Mais au Troisième Âge, l’amitié fleurissait encore en maints endroits entre les Hommes et les Nains ; et il était dans la nature des Nains, lorsqu’ils voyageaient, travaillaient et commerçaient de par les terres, comme ce fut le cas après la destruction de leurs antiques palais, d’employer les langues des Hommes parmi lesquels ils évoluaient. Mais en secret (secret que, contrairement aux Elfes, ils ne révélaient pas volontiers, même à leurs amis), ils parlaient l’étrange langue qui était la leur, et qui ne changeait guère avec les années ; car c’était devenu une langue d’érudition plutôt qu’un parler appris à la naissance, qu’ils entretenaient et conservaient comme un trésor du passé. Peu de gens des autres races réussirent jamais à l’apprendre. Dans le présent récit, elle n’apparaît que dans les noms de lieux que Gimli voulut bien révéler à ses compagnons ; et dans le cri de guerre qu’il lança au siège de la Ferté-au-Cor. Ce cri, du moins, n’était pas secret, ayant été entendu sur maints champs de bataille depuis le commencement du monde.

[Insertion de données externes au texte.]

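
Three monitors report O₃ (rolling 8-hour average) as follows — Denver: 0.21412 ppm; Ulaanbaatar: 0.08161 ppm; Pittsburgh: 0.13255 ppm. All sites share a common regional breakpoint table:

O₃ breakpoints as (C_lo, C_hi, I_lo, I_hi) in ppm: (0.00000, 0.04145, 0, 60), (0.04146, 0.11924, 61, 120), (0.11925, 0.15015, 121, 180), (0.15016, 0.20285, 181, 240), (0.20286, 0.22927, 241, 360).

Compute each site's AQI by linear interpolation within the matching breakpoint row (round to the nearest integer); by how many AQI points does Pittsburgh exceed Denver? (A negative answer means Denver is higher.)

Denver: 0.21412 lies in 0.20286–0.22927, so I_lo=241, I_hi=360, C_lo=0.20286, C_hi=0.22927.
(360−241)/(0.22927−0.20286) × (0.21412−0.20286) + 241 = 119/0.02641 × 0.01126 + 241 ≈ 291.74 → 292.
Ulaanbaatar: 0.08161 lies in 0.04146–0.11924, so I_lo=61, I_hi=120, C_lo=0.04146, C_hi=0.11924.
(120−61)/(0.11924−0.04146) × (0.08161−0.04146) + 61 = 59/0.07778 × 0.04015 + 61 ≈ 91.46 → 91.
Pittsburgh 0.13255: bracket 0.11925–0.15015 → index 121–180; slope 59/0.03090, offset 0.01330.
AQI = 121 + 59/0.03090·0.01330 ≈ 146.39 ⇒ 146.
AQIs: Denver=292, Ulaanbaatar=91, Pittsburgh=146. Pittsburgh (146) − Denver (292) = -146.

-146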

Le nom de Gimli, toutefois, et ceux de toute sa famille, sont d’origine nordique (issus des langues des Hommes). Leurs noms secrets ou « intérieurs », leurs noms véritables, les Nains ne les ont jamais révélés à quiconque n’était pas de leur race. Ils ne les inscrivent même pas sur leurs tombes.
II
Des questions de traductionAfin de présenter la matière du Livre Rouge dans une langue que les gens peuvent comprendre aujourd’hui, l’ensemble du paysage linguistique a dû être traduit, dans la mesure du possible, en des termes actuels. Seules les langues étrangères au parler commun conservent leur forme d’origine ; mais elles figurent essentiellement dans les noms de personnes et de lieux.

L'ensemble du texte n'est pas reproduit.